Spring will come eventually

Walking along the river towards Wolsingham we saw just a few snowdrops poking their stems through ready for spring. 

Friday, December 19, 2014

Crab and horsehead nebulae and some meteors

I took advantage of one of a very few clear nights this month to try to capture some meteors using a motion detection system, to image the Crab Nebula and to image the Horsehead Nebula.
For the nebulae I used an hydrogen alpha filter on the camera which combats light pollution and targets the emissions of the nebulae.

Here is a stack of 14 x 5 minute Crab Nebula exposures processed in Pixinsight and Lightroom.

Here is a stack of 12 x 5 minute Horsehead Nebula exposures processed in Pixinsight and Lightroom.

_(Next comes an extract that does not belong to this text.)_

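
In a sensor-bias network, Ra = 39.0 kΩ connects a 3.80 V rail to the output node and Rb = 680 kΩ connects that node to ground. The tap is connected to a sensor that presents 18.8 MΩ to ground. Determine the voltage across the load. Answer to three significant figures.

The load sits in parallel with Rb: Rb‖R_L = (680 × 18800) / (680 + 18800) = 656.3 kΩ.
V_out = 3.80 × 656.3 / (39.0 + 656.3) = 3.80 × 656.3/695.3 = 3.59 V.

V_out ≈ 3.59 V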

And here's a link to a compilation of nine meteors captured during the night of the 18th/19th December

Sunday, December 07, 2014

California Nebula

I managed to get some time in the observatory on Friday night. There was a full moon so imaging using visible light was a non-starter. 
I fitted the telescope with an H alpha filter which only allows radiation produced by ionised hydrogen through. 
I took an hours worth of data from the California Nebula (NGC 1499) which is an emission nebula in the constellation of Perseus. It is so named because it appears to resemble the outline of the US State of California on long exposure photographs. My monochrome image shows less than 1° of sky along the long edge so only contains a portion of the nebula which is a large object about 2.5° long on the sky The nebula lies at a distance of about 1,000 light years from Earth. Its fluorescence is due to excitation of hydrogen gas in the nebula by the nearby  energetic star Menkib.